KeyCorp has agreed to acquire Clearwater Corporate Finance LLP, marking its entry into the UK and wider Western European market.
The transaction has focused on expanding KeyCorp’s financial advisory capabilities in Europe, particularly within the middle-market segment. Clearwater UK, a London-based advisory firm, has provided investment banking services to corporate and private equity clients across the region.
“This is a significant milestone for Clearwater UK’s growth story,” Mark Taylor, Chief Executive Officer at Clearwater UK, said. “Having partnered with Key for many years, we are confident that both organizations know each other well and that our values and cultures closely align. Importantly, our service offering to clients and core market will remain unchanged, only enhanced.”

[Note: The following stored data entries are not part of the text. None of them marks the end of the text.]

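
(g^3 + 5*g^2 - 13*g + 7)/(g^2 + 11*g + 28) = (g^2 - 2*g + 1)/(g + 4)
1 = 1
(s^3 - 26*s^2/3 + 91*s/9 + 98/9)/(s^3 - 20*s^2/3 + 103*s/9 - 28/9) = (3*s^2 - 19*s - 14)/(3*s^2 - 13*s + 4)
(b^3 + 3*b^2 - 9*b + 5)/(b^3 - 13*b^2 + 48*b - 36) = (b^2 + 4*b - 5)/(b^2 - 12*b + 36)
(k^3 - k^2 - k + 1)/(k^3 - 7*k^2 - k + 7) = (k - 1)/(k - 7)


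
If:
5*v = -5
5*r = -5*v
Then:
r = 1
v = -1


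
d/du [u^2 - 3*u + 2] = 2*u - 3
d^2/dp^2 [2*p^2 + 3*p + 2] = 4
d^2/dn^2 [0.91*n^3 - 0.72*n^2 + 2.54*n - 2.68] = 5.46*n - 1.44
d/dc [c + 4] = 1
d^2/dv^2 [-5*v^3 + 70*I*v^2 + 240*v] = -30*v + 140*I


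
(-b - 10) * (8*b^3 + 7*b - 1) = -8*b^4 - 80*b^3 - 7*b^2 - 69*b + 10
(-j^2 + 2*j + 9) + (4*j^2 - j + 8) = 3*j^2 + j + 17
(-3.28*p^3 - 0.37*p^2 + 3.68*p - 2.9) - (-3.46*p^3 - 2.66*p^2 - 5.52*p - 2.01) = 0.18*p^3 + 2.29*p^2 + 9.2*p - 0.89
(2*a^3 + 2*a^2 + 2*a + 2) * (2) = 4*a^3 + 4*a^2 + 4*a + 4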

The deal has built on an existing collaboration between KeyBanc Capital Markets Inc. and Clearwater, established in 2020. That partnership has supported cross-border advisory work and has demonstrated alignment between the two organisations. The acquisition has been intended to deepen this relationship and strengthen engagement with Clearwater’s broader European network.
“Years of collaboration with Clearwater has generated significant value for clients on both sides of the Atlantic,” said Randy Paine, President of Key Institutional Bank. “This transaction is the natural next step in the relationship and directly supports our institutional banking growth strategy.”
Once completed, the combined platform is expected to support transatlantic deal activity. US-based clients, including private equity sponsors and corporates, will gain improved access to European acquisition opportunities and exit strategies. At the same time, European clients will be able to access advisory services linked to the US mergers and acquisitions market.
The transaction remains subject to regulatory approvals, including clearance from the Financial Conduct Authority, as well as customary closing conditions. Completion has been targeted for the second half of 2026.
The move reflects continued interest among US financial institutions in expanding their presence in European advisory markets, particularly as cross-border dealmaking remains a key area of growth.